Незнакомец подскакивает к Петровичу и резко бьёт его правой ногой в живот. Петровичу едва удаётся повернуться боком, но удар такой сильный, что перехватывает дыхание и режущая боль гнёт к земле. Однако Петрович успевает схватить его за ногу. Незнакомец пытается вырваться, и они оба летят на землю.
– Я ж тебя, гада, как таракана! – Петрович чувствует на лице жёсткую, пахнущую краской, руку.
– Люди!.. Люди!.. – кричит он, что было сил, но всё так же крепко прижимает к себе его ногу. Тот приподнимает голову Петровича за волосы и бьёт об асфальт.
«Вот и уволился…» – мелькает ни с того ни с сего в сознании Петровича, и оно медленно гаснет. Петрович не слышит, как, громко стуча сапогами, бегут к нему дежурный с напарником, как они отрывают его от вора, потом бережно переносят в караулку, укладывают на стулья. Когда он открывает глаза, вместе с неясным сумеречным светом приходит боль, но Петрович, пытаясь повернуть голову на движущееся пятно, спрашивает чуть слышно:
– Не ушёл?
Весёлый молодой голос отвечает, дрогнув:
– Здорово ты его, отец!.. Как капкан!
– Лежи, лежи, – говорит кто-то другой, – мы сейчас «скорую» вызовем.
– Не надо «скорую», – тихо, но почему-то с радостью говорит Петрович, – я тут отлежусь маленько… и пойду… я тут… недалеко.
В голове гудит, дышать больно и тяжело, но Петровичу как-то хорошо и покойно. Он половчее устраивается на стульях.
«Нет, – думает он, – не буду увольняться. Вот бюллетень закрою – и порядок… Петьку к себе напарником возьму, парень толковый, дело будет… За науку спасибо скажет!» – и Петрович улыбается, прикрыв глаза, этим нехитрым мыслям.
Стена
IСтена была красного кирпича, местами выщербленная, в тёмно-зелёных пятнах обомшелой сырости. Она отгораживала один двор от другого, и трёхметровая высота её являлась серьёзным препятствием для желающего скрытно пробраться дворами, минуя оживлённые улицы. Вероятность того, что преступник, бежавший вчера из городской тюрьмы и теперь прятавшийся где-то в трущобах, попытается уйти из города этим путём, была невелика. Поэтому у основания стены лежал в кустах, кряхтя и чертыхаясь, выходивший в тираж агент по кличке Унылый, прозванный так за свою вечно постную физиономию.

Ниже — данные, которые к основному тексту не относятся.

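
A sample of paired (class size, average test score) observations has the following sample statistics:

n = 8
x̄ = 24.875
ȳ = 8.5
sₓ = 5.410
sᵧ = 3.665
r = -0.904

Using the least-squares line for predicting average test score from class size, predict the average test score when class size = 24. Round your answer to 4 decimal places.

9.0359

b = r · sᵧ/sₓ = -0.904 · 3.665/5.41 = -0.612414
a = ȳ − b·x̄ = 8.5 − (-0.612414)·24.875 = 23.733799
ŷ(24) = a + b·24 = 23.733799 + (-0.612414)·24 = 9.035862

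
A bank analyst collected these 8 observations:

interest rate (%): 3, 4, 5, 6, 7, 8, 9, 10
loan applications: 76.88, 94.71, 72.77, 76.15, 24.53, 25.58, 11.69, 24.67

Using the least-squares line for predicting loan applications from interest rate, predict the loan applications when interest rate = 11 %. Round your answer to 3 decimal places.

n = 8, Σx = 52, Σy = 406.98, Σxy = 2158.49, Σx² = 380
Sxx = Σx² − (Σx)²/n = 380 − 338 = 42
Sxy = Σxy − (Σx)(Σy)/n = 2158.49 − 2645.37 = -486.88
b = Sxy/Sxx = -486.88/42 = -11.592381
a = ȳ − b·x̄ = 50.8725 − (-11.592381)·6.5 = 126.222976
ŷ(11) = a + b·11 = 126.222976 + (-11.592381)·11 = -1.293214

-1.293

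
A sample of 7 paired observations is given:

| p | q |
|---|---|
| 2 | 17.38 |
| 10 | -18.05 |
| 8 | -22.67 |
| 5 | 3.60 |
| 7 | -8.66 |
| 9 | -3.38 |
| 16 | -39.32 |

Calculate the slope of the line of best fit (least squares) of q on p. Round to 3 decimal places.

-3.921

n = 7, Σx = 57, Σy = -71.1, Σxy = -1029.26, Σx² = 579
Sxx = Σx² − (Σx)²/n = 579 − 464.142857 = 114.857143
Sxy = Σxy − (Σx)(Σy)/n = -1029.26 − (-578.957143) = -450.302857
b = Sxy/Sxx = -450.302857/114.857143 = -3.920547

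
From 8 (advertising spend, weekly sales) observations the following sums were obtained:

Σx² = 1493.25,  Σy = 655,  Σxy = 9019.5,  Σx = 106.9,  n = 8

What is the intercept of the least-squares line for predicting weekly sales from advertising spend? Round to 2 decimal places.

Sxx = Σx² − (Σx)²/n = 1493.25 − 1428.45125 = 64.79875
Sxy = Σxy − (Σx)(Σy)/n = 9019.5 − 8752.4375 = 267.0625
b = Sxy/Sxx = 267.0625/64.79875 = 4.121414
a = ȳ − b·x̄ = 81.875 − 4.121414·13.3625 = 26.802600

26.80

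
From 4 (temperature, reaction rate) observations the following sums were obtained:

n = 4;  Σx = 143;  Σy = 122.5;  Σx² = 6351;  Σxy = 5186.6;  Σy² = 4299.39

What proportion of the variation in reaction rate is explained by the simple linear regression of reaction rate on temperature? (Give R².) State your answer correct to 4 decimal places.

0.9602

Sxx = Σx² − (Σx)²/n = 6351 − 5112.25 = 1238.75
Sxy = Σxy − (Σx)(Σy)/n = 5186.6 − 4379.375 = 807.225
Syy = Σy² − (Σy)²/n = 4299.39 − 3751.5625 = 547.8275
R² = Sxy²/(Sxx·Syy) = (807.225)²/(1238.75·547.8275) = 0.960200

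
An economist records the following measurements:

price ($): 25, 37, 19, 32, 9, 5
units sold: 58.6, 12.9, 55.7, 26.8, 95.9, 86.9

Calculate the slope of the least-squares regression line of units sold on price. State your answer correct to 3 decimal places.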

Какое-то фатальное невезение мешало ему отличиться там, где другие загребали жар обеими – и не только своими – руками. Время от времени из-под носа у него уходили замечательные, жирные и блестящие золотом, как караси, преступники, головы которых оценивались в тысячи. Причём при обстоятельствах, когда для их поимки шевелить нужно было лишь указательным пальцем правой руки на спусковом крючке. Поэтому, вместо того, чтобы набивать карманы солидными фиолетовыми купюрами энного достоинства, приходилось два раза в месяц затыкать многоглотый рот скандальной семьи тощими пачками красненьких.
Всегда сопливые и голодные дети, вонючая кухня, где он проглатывал наскоро невкусную, приготовленную кое-как дрянь, хрустящие под ногами ночные тараканы, растрёпанная, пропахшая всеми миазмами дешёвой квартиры жена – уложили множество морщин на его блёклое, невыразительное лицо средней руки служащего за двадцать лет сыскной суеты.